National RIA Brand a ‘Foolish’ Idea, Focus Financial’s Adolf Says

Maybe having a national RIA brand isn’t such a good idea after all.

That’s according to Rudy Adolf, founder and chief executive of Focus Financial Partners, the  largest consolidator of independent advisory firms in the U.S. with approximately $65 billion in assets and 27 firms around the country in its stable.

“For most firms, aspiring to have a national brand is foolish,” says Adolf. “To have a national brand, you have to have a client experience that can be duplicated in every location, like Starbucks. No independent advisory firm has the ability to deliver this kind of promise.”

Even more important, advisory firms shouldn’t aspire to offer a cookie-cutter experience, Adolf told Financial Planning.

“What makes this industry so successful is that it’s so client-focused,” Adolf notes. “The magic is what happens between an advisor and a client, which is the ultimate extension of a personalized experience. I doubt that having such an individual experience fit into a brand standard is such a good idea. It’s not in the interest of the client or the advisor.”

Nor can independent advisors afford the kind of marketing budgets a national brand would require, Adolf points out.

“A national brand’s marketing budget would cost hundreds of millions of dollars,” Adolf says. “Those kinds of budgets are just not available to independents.

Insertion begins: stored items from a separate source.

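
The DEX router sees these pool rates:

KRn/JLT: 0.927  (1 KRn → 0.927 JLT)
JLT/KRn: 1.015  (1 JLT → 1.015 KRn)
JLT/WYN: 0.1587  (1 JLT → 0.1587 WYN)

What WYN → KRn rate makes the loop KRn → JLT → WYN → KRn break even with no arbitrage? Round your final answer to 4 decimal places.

6.7974

Known legs of the cycle: 0.927 × 0.1587 = 0.1471149
For no arbitrage the full-cycle product must be 1, so the missing rate is 1 / 0.1471149 ≈ 6.797408.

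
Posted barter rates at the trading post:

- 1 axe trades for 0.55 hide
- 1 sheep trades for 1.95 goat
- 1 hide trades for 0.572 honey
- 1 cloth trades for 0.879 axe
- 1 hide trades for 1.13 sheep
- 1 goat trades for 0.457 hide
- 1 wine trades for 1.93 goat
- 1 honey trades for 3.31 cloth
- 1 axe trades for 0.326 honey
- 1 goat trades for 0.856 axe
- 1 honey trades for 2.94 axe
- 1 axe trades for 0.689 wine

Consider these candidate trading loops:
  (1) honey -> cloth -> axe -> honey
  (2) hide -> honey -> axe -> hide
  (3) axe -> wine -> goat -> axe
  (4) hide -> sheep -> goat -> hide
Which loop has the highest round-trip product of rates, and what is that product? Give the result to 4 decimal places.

(1) 3.31 × 0.879 × 0.326 = 0.94849
(2) 0.572 × 2.94 × 0.55 = 0.92492
(3) 0.689 × 1.93 × 0.856 = 1.13828
(4) 1.13 × 1.95 × 0.457 = 1.00700
Highest is cycle (3) at 1.1383 (>1, arbitrage).

1.1383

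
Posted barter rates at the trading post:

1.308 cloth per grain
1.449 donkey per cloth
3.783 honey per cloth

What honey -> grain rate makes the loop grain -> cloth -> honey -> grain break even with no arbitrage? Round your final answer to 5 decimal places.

Known legs of the cycle: 1.308 × 3.783 = 4.948164
For no arbitrage the full-cycle product must be 1, so the missing rate is 1 / 4.948164 ≈ 0.2020952.

0.20210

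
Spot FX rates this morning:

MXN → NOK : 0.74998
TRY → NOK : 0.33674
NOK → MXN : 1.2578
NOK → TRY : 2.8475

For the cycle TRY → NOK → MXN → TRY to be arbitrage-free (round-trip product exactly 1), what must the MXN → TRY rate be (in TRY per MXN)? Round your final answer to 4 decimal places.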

Their dollars are better spent on supporting advisors with the best possible tools to help them do their job.”

To be sure, Focus plans to keep expanding its national footprint – while keeping the local identity of the firms it acquires.

“We’ll have a Focus ‘brand’ to the extent that it’s like a Good Housekeeping Seal of Approval,” Adolf says, “but the local firm has to continue to be a unique experience for the client. The advisors in those firms know more about what their clients need and expect than I ever will.”

Succession Planning Program Set for Fall

In addition, Focus will officially launch its succession planning program for advisors this fall, Adolf says.

The program, slated to be called “Succession Solution,” will be open to “any qualified RIA,” who will be offered “insurance” type planning, according to Adolf.

Interested RIAs would partner with a “like-minded” Focus firm, who would begin to manage the business when needed, according to a press release describing the program last November. The  succession program was “soft-launched” earlier this year and has “a number of firms under contract,” Adolf says.  Details of the program will be made public when it is officially unveiled in the next few months.

Adolf calls the succession crisis “the only real danger” in an otherwise highly successful and thriving industry.

“So many firms are built up without a succession plan, and the industry is struggling with that,” Adolf notes. “It’s also part of being a fiduciary. Who will take over in case something happens? A fiduciary can’t say they don’t know, nor can they have a vague answer to this question. Regulators are also beginning to ask this question, and they should."